Institutions must make sure to not only provide women with access to finance, but also give them the knowledge and the means to control it. Providing banking solutions at the doorstep, having women-to-women correspondence models, micro-credit, etc., are the steps that can transform the involvement of women in financial spaces. With the right infrastructure and initiatives provided by the government, mobile banking solutions and other digital financial tools can also play an important role in reaching women who may be otherwise excluded from formal financial systems. Ultimately, by creating tailored solutions that meet the unique needs and circumstances of women, we can help bridge the gap between financial exclusion and inclusion and create a more equitable and just society for all.

 

[1] World Gold Council. (2018). India's gold market: evolution and innovation. Retrieved from https://www.gold.org/goldhub/research/indias-gold-market-evolution-and-innovation
[2] Press Information Bureau. (2021, April 1). Highlights of Union Budget 2021-22. Ministry of Finance, Government of India.
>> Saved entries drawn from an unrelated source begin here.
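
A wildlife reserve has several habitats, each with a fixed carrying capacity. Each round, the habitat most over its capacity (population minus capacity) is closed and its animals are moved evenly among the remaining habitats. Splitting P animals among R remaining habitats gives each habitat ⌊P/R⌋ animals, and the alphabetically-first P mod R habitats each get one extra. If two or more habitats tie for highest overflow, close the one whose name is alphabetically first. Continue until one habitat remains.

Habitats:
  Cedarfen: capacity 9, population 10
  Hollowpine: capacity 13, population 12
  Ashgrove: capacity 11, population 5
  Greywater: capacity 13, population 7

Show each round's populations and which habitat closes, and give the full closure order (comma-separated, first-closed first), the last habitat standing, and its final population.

Round 1: Ashgrove=5 Cedarfen=10 Greywater=7 Hollowpine=12 → close Cedarfen (overflow 1)
  10÷3 = 3 each, +1 to first 1
Round 2: Ashgrove=9 Greywater=10 Hollowpine=15 → close Hollowpine (overflow 2)
  15÷2 = 7 each, +1 to first 1
Round 3: Ashgrove=17 Greywater=17 → close Ashgrove (overflow 6)
  17÷1 = 17 each, +1 to first 0

Closure order: Cedarfen, Hollowpine, Ashgrove
Last habitat: Greywater with 34 animals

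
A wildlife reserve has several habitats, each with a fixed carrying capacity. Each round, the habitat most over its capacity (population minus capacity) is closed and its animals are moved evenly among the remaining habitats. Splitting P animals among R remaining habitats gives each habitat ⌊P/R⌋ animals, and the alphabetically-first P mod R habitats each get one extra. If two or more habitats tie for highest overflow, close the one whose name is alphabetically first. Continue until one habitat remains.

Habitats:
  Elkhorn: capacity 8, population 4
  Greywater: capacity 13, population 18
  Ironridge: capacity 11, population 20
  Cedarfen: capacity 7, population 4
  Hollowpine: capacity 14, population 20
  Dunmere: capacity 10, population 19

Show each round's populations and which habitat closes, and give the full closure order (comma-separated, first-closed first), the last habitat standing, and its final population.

Round 1: Cedarfen=4 Dunmere=19 Elkhorn=4 Greywater=18 Hollowpine=20 Ironridge=20 → close Dunmere (overflow 9)
  19÷5 = 3 each, +1 to first 4
Round 2: Cedarfen=8 Elkhorn=8 Greywater=22 Hollowpine=24 Ironridge=23 → close Ironridge (overflow 12)
  23÷4 = 5 each, +1 to first 3
Round 3: Cedarfen=14 Elkhorn=14 Greywater=28 Hollowpine=29 → close Greywater (overflow 15)
  28÷3 = 9 each, +1 to first 1
Round 4: Cedarfen=24 Elkhorn=23 Hollowpine=38 → close Hollowpine (overflow 24)
  38÷2 = 19 each, +1 to first 0
Round 5: Cedarfen=43 Elkhorn=42 → close Cedarfen (overflow 36)
  43÷1 = 43 each, +1 to first 0

Closure order: Dunmere, Ironridge, Greywater, Hollowpine, Cedarfen
Last habitat: Elkhorn with 85 animals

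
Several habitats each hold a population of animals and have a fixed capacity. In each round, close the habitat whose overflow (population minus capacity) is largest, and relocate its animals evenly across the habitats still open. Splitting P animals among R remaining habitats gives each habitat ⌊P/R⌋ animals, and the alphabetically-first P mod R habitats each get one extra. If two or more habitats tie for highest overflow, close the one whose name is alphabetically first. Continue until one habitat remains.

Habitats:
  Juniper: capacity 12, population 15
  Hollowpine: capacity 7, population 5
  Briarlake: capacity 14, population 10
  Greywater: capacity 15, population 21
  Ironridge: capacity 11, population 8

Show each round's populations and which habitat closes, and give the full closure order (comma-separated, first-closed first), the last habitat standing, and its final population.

Closure order: Greywater, Juniper, Hollowpine, Briarlake
Last habitat: Ironridge with 59 animals

Round 1: Briarlake=10 Greywater=21 Hollowpine=5 Ironridge=8 Juniper=15 → close Greywater (overflow 6)
  21÷4 = 5 each, +1 to first 1
Round 2: Briarlake=16 Hollowpine=10 Ironridge=13 Juniper=20 → close Juniper (overflow 8)
  20÷3 = 6 each, +1 to first 2
Round 3: Briarlake=23 Hollowpine=17 Ironridge=19 → close Hollowpine (overflow 10)
  17÷2 = 8 each, +1 to first 1
Round 4: Briarlake=32 Ironridge=27 → close Briarlake (overflow 18)
  32÷1 = 32 each, +1 to first 0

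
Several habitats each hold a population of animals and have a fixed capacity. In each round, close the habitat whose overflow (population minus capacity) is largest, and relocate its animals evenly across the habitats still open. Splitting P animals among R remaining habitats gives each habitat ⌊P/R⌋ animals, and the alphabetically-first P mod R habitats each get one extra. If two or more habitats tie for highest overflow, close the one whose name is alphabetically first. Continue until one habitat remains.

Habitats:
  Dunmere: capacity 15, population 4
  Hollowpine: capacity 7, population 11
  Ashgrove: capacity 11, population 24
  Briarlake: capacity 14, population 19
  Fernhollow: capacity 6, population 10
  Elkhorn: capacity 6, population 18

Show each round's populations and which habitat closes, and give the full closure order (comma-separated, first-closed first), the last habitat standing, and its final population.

Closure order: Ashgrove, Elkhorn, Briarlake, Fernhollow, Hollowpine
Last habitat: Dunmere with 86 animals

Round 1: Ashgrove=24 Briarlake=19 Dunmere=4 Elkhorn=18 Fernhollow=10 Hollowpine=11 → close Ashgrove (overflow 13)
  24÷5 = 4 each, +1 to first 4
Round 2: Briarlake=24 Dunmere=9 Elkhorn=23 Fernhollow=15 Hollowpine=15 → close Elkhorn (overflow 17)
  23÷4 = 5 each, +1 to first 3
Round 3: Briarlake=30 Dunmere=15 Fernhollow=21 Hollowpine=20 → close Briarlake (overflow 16)
  30÷3 = 10 each, +1 to first 0
Round 4: Dunmere=25 Fernhollow=31 Hollowpine=30 → close Fernhollow (overflow 25)
  31÷2 = 15 each, +1 to first 1
Round 5: Dunmere=41 Hollowpine=45 → close Hollowpine (overflow 38)
  45÷1 = 45 each, +1 to first 0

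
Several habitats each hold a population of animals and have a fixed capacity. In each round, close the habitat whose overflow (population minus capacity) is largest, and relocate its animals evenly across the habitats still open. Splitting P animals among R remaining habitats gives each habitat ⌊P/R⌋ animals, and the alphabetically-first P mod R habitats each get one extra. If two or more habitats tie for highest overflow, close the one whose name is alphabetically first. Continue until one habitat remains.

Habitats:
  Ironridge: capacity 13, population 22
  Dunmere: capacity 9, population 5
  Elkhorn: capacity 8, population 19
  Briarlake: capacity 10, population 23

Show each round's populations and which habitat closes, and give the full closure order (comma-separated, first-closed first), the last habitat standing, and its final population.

Round 1: Briarlake=23 Dunmere=5 Elkhorn=19 Ironridge=22 → close Briarlake (overflow 13)
  23÷3 = 7 each, +1 to first 2
Round 2: Dunmere=13 Elkhorn=27 Ironridge=29 → close Elkhorn (overflow 19)
  27÷2 = 13 each, +1 to first 1
Round 3: Dunmere=27 Ironridge=42 → close Ironridge (overflow 29)
  42÷1 = 42 each, +1 to first 0

Closure order: Briarlake, Elkhorn, Ironridge
Last habitat: Dunmere with 69 animals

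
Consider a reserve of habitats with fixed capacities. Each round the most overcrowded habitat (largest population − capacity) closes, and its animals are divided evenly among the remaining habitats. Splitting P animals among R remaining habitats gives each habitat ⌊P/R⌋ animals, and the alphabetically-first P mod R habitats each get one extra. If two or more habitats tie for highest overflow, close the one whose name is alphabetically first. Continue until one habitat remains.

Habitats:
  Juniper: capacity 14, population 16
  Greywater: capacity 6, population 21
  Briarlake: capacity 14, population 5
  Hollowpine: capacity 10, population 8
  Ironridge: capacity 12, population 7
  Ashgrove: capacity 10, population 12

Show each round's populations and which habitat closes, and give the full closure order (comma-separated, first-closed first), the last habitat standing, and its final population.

Round 1: Ashgrove=12 Briarlake=5 Greywater=21 Hollowpine=8 Ironridge=7 Juniper=16 → close Greywater (overflow 15)
  21÷5 = 4 each, +1 to first 1
Round 2: Ashgrove=17 Briarlake=9 Hollowpine=12 Ironridge=11 Juniper=20 → close Ashgrove (overflow 7)
  17÷4 = 4 each, +1 to first 1
Round 3: Briarlake=14 Hollowpine=16 Ironridge=15 Juniper=24 → close Juniper (overflow 10)
  24÷3 = 8 each, +1 to first 0
Round 4: Briarlake=22 Hollowpine=24 Ironridge=23 → close Hollowpine (overflow 14)
  24÷2 = 12 each, +1 to first 0
Round 5: Briarlake=34 Ironridge=35 → close Ironridge (overflow 23)
  35÷1 = 35 each, +1 to first 0

Closure order: Greywater, Ashgrove, Juniper, Hollowpine, Ironridge
Last habitat: Briarlake with 69 animals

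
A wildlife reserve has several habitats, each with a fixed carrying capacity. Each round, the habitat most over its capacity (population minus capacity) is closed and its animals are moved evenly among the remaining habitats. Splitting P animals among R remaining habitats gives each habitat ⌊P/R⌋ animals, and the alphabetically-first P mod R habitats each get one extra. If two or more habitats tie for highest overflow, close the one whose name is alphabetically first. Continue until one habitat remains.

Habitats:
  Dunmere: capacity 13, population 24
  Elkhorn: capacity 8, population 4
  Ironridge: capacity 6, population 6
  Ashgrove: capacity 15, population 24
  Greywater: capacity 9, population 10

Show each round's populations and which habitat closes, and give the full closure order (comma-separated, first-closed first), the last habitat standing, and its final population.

Round 1: Ashgrove=24 Dunmere=24 Elkhorn=4 Greywater=10 Ironridge=6 → close Dunmere (overflow 11)
  24÷4 = 6 each, +1 to first 0
Round 2: Ashgrove=30 Elkhorn=10 Greywater=16 Ironridge=12 → close Ashgrove (overflow 15)
  30÷3 = 10 each, +1 to first 0
Round 3: Elkhorn=20 Greywater=26 Ironridge=22 → close Greywater (overflow 17)
  26÷2 = 13 each, +1 to first 0
Round 4: Elkhorn=33 Ironridge=35 → close Ironridge (overflow 29)
  35÷1 = 35 each, +1 to first 0

Closure order: Dunmere, Ashgrove, Greywater, Ironridge
Last habitat: Elkhorn with 68 animals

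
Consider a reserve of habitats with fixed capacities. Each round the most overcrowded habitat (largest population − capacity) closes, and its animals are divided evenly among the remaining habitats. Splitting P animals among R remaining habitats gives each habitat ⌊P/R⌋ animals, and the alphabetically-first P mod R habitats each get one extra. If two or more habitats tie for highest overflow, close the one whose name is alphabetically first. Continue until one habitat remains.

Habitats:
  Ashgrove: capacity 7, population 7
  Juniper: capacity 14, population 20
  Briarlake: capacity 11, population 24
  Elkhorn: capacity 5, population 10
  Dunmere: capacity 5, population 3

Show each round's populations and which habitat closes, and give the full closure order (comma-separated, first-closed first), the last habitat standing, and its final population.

Round 1: Ashgrove=7 Briarlake=24 Dunmere=3 Elkhorn=10 Juniper=20 → close Briarlake (overflow 13)
  24÷4 = 6 each, +1 to first 0
Round 2: Ashgrove=13 Dunmere=9 Elkhorn=16 Juniper=26 → close Juniper (overflow 12)
  26÷3 = 8 each, +1 to first 2
Round 3: Ashgrove=22 Dunmere=18 Elkhorn=24 → close Elkhorn (overflow 19)
  24÷2 = 12 each, +1 to first 0
Round 4: Ashgrove=34 Dunmere=30 → close Ashgrove (overflow 27)
  34÷1 = 34 each, +1 to first 0

Closure order: Briarlake, Juniper, Elkhorn, Ashgrove
Last habitat: Dunmere with 64 animals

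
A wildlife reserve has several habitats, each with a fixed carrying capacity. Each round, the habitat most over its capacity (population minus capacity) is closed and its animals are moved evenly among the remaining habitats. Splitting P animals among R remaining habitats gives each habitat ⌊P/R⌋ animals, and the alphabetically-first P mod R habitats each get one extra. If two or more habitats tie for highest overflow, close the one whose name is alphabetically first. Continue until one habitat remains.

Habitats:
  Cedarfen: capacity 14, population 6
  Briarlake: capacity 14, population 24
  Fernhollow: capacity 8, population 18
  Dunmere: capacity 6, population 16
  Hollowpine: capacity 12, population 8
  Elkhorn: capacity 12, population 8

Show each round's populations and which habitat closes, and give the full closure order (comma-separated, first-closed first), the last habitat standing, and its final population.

Closure order: Briarlake, Dunmere, Fernhollow, Elkhorn, Cedarfen
Last habitat: Hollowpine with 80 animals

Round 1: Briarlake=24 Cedarfen=6 Dunmere=16 Elkhorn=8 Fernhollow=18 Hollowpine=8 → close Briarlake (overflow 10)
  24÷5 = 4 each, +1 to first 4
Round 2: Cedarfen=11 Dunmere=21 Elkhorn=13 Fernhollow=23 Hollowpine=12 → close Dunmere (overflow 15)
  21÷4 = 5 each, +1 to first 1
Round 3: Cedarfen=17 Elkhorn=18 Fernhollow=28 Hollowpine=17 → close Fernhollow (overflow 20)
  28÷3 = 9 each, +1 to first 1
Round 4: Cedarfen=27 Elkhorn=27 Hollowpine=26 → close Elkhorn (overflow 15)
  27÷2 = 13 each, +1 to first 1
Round 5: Cedarfen=41 Hollowpine=39 → close Cedarfen (overflow 27)
  41÷1 = 41 each, +1 to first 0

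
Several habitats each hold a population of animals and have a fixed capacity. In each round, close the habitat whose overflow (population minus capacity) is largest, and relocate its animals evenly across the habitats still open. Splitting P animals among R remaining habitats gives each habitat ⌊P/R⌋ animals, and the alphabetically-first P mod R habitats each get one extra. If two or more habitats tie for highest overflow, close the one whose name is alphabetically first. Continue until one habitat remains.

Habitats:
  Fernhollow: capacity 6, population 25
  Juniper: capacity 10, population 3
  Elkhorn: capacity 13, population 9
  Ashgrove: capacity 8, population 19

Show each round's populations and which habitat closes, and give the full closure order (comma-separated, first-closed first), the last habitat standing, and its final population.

Closure order: Fernhollow, Ashgrove, Elkhorn
Last habitat: Juniper with 56 animals

Round 1: Ashgrove=19 Elkhorn=9 Fernhollow=25 Juniper=3 → close Fernhollow (overflow 19)
  25÷3 = 8 each, +1 to first 1
Round 2: Ashgrove=28 Elkhorn=17 Juniper=11 → close Ashgrove (overflow 20)
  28÷2 = 14 each, +1 to first 0
Round 3: Elkhorn=31 Juniper=25 → close Elkhorn (overflow 18)
  31÷1 = 31 each, +1 to first 0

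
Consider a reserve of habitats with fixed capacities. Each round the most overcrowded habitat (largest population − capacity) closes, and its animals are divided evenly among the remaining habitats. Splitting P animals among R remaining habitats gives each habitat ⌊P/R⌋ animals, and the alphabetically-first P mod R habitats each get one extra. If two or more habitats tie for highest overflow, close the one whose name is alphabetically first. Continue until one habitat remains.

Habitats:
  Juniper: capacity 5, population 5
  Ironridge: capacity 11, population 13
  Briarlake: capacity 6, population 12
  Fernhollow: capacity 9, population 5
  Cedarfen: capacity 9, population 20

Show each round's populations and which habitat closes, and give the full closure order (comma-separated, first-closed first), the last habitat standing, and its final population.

Closure order: Cedarfen, Briarlake, Ironridge, Juniper
Last habitat: Fernhollow with 55 animals

Round 1: Briarlake=12 Cedarfen=20 Fernhollow=5 Ironridge=13 Juniper=5 → close Cedarfen (overflow 11)
  20÷4 = 5 each, +1 to first 0
Round 2: Briarlake=17 Fernhollow=10 Ironridge=18 Juniper=10 → close Briarlake (overflow 11)
  17÷3 = 5 each, +1 to first 2
Round 3: Fernhollow=16 Ironridge=24 Juniper=15 → close Ironridge (overflow 13)
  24÷2 = 12 each, +1 to first 0
Round 4: Fernhollow=28 Juniper=27 → close Juniper (overflow 22)
  27÷1 = 27 each, +1 to first 0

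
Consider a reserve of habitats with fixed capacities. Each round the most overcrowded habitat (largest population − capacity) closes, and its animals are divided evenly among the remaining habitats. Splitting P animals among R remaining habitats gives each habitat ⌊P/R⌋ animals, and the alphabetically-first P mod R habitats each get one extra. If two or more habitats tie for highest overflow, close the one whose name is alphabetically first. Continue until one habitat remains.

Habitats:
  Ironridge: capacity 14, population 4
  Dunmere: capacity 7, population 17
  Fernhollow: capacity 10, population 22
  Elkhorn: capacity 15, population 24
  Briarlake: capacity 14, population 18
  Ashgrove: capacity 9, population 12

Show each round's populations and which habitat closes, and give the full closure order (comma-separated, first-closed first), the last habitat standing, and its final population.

Closure order: Fernhollow, Dunmere, Elkhorn, Ashgrove, Briarlake
Last habitat: Ironridge with 97 animals

Round 1: Ashgrove=12 Briarlake=18 Dunmere=17 Elkhorn=24 Fernhollow=22 Ironridge=4 → close Fernhollow (overflow 12)
  22÷5 = 4 each, +1 to first 2
Round 2: Ashgrove=17 Briarlake=23 Dunmere=21 Elkhorn=28 Ironridge=8 → close Dunmere (overflow 14)
  21÷4 = 5 each, +1 to first 1
Round 3: Ashgrove=23 Briarlake=28 Elkhorn=33 Ironridge=13 → close Elkhorn (overflow 18)
  33÷3 = 11 each, +1 to first 0
Round 4: Ashgrove=34 Briarlake=39 Ironridge=24 → close Ashgrove (overflow 25)
  34÷2 = 17 each, +1 to first 0
Round 5: Briarlake=56 Ironridge=41 → close Briarlake (overflow 42)
  56÷1 = 56 each, +1 to first 0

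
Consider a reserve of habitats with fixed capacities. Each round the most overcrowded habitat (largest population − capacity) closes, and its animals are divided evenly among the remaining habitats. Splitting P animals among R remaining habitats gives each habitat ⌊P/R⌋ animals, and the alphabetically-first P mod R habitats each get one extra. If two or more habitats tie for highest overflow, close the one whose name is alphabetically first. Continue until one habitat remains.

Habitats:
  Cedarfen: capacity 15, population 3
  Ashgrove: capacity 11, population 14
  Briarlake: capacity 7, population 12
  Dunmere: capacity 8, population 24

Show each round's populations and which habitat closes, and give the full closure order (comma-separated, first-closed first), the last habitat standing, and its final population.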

Chetna Sinha | Mann Deshi Bank 

Chetna Gala Sinha is the Founder-Chairperson of the Mann Deshi Bank and Mann  Deshi Foundation. Chetna passionately believes that empowering poor rural women  transforms and fuels growth in an economy. In 1997, she set up the Mann Deshi  Mahila Sahakari Bank, India's first bank for and by rural women. Today, the Mann  Deshi Bank has loaned over INR 780 million to women acoount holder and regularly creates new financial products to support the needs of female micro-entrepreneurs.